ART WRITING
REVIEWS
Bruce Pearson
Art in America, at Ronald Feldman, January 6, 2014
Whether by coincidence or zeitgeist, throughout the fall of 2013, New York was full of writerly art: Christopher Wool’s Guggenheim Museum survey; the Drawing Center’s “Drawing Time, Reading Time” exhibition and a related show in the Drawing Room of manuscripts by Emily Dickinson and Robert Walser; Suzanne McClelland’s scriptive abstractions at Team Gallery; and Bruce Pearson’s show of recent work at Ronald Feldman. While Wool long ago dropped text from his paintings, Pearson, like McClelland, has fruitfully kept written language at the core of his work. If text has continued to be a successful generative device for Pearson, it has been largely because he is a ceaseless innovator, constantly folding new procedures and content into his work. Pearson’s restless curiosity was especially evident in this show, which included, by my count, five new formats or mediums, along with impressive examples of the more familiar Styrofoam relief paintings and large gouaches.

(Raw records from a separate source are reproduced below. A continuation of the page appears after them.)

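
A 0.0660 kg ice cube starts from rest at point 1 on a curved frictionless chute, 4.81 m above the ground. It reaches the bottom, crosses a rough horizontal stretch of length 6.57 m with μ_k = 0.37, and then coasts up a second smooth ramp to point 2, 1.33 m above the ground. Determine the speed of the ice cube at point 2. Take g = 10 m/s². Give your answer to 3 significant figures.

v = 4.58 m/s

Energy at 1: mgh₁ = (0.0660)(10)(4.81) = 3.1746 J
Friction loss: W_f = μ_k mg d = 1.604 J
At 2: ½mv² + mgh₂ = mgh₁ − W_f
½mv² = 3.1746 − 1.604 − 0.87780 = 0.69241 J
v = √(2 × 0.69241/0.0660) = 4.581 m/s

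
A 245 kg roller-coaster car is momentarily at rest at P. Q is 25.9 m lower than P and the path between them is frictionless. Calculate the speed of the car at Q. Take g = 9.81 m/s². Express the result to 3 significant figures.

v = 22.5 m/s

By conservation of mechanical energy, mgh = ½mv²
v = √(2gh) = √(2 × 9.81 × 25.9) = √508.16 = 22.54 m/s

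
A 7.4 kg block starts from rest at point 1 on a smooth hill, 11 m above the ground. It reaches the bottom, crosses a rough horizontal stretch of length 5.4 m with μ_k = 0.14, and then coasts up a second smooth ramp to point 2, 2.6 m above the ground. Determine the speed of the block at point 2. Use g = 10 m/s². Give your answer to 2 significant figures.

v = 12 m/s

Energy at 1: mgh₁ = (7.4)(10)(11) = 814.00 J
Friction loss: W_f = μ_k mg d = 55.94 J
At 2: ½mv² + mgh₂ = mgh₁ − W_f
½mv² = 814.00 − 55.94 − 192.40 = 565.66 J
v = √(2 × 565.66/7.4) = 12.36 m/s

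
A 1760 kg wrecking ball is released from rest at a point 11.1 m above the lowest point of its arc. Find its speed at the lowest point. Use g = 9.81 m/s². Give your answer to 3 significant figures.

By conservation of mechanical energy, mgh = ½mv²
v = √(2gh) = √(2 × 9.81 × 11.1) = √217.78 = 14.76 m/s

v = 14.8 m/s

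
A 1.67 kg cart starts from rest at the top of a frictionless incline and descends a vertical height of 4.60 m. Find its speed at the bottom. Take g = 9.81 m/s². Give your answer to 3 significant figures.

v = 9.50 m/s

Equating total energy at the two states: mgh = ½mv²
v = √(2gh) = √(2 × 9.81 × 4.60) = √90.252 = 9.500 m/s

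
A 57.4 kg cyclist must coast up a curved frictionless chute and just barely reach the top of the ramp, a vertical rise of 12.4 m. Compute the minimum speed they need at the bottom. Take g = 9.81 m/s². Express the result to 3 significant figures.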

One new procedure could be seen in Itch (2013), a painting in which the artist has carved completely through the Styrofoam support in places. Because the painting, which juxtaposes a grid of tilted squares and the word “itch” in heavily outlined letters, is held out a few inches from the wall by brackets, the pattern of colors on the painting’s surface is enriched by the play of light and shadow on the wall behind. Itch achieves an unlikely marriage of Lucio Fontana’s slashed and punctured Concetto Spaziale (Spatial Concept) paintings and the tradition of Islamic screens.
Shadows were also crucial to Inhale (2013), a kinetic sculpture in which an overhead light passing through two sheets of painted glass projected the word “inhale” on a white tabletop. Because the sheets of glass (suspended from a motorized device) were slowly going in and out of alignment, the word itself seemed to be breathing. Several models and gouaches related to architectural projects that Pearson has been developing. Premonitions, done in collaboration with architects Ilias Papageorgiou and Christina Papalexandri, will be an outdoor 40- foot-long mirrored stainless-steel tunnel spelling out the word “premonitions” in stretched and curved letters. The key to the piece is the mirrored surfaces that will reflect whatever environment, and whatever colors, surrounds them. A second architectural project, Contains Real Hard Won Insights (2013), created in collaboration with architect Victoria Meyers, features a pair of intertwined freestanding walls; one gouache study suggests a kind of psychedelic Richard Serra sculpture.
There are many strands of word-based visual art. Pearson’s use of language connects directly to, and builds brilliantly on, the mid-century experiments in distorted alphabets by Raymond Hains and Brion Gysin. But focusing exclusively on the textual aspects of Pearson’s art risks overlooking his substantial contribution to the medium of painting—as a devotee of materialist/visionary color and haptic surfaces, he is the rightful heir to Yves Klein, Alfred Jensen and Ralph Humphrey.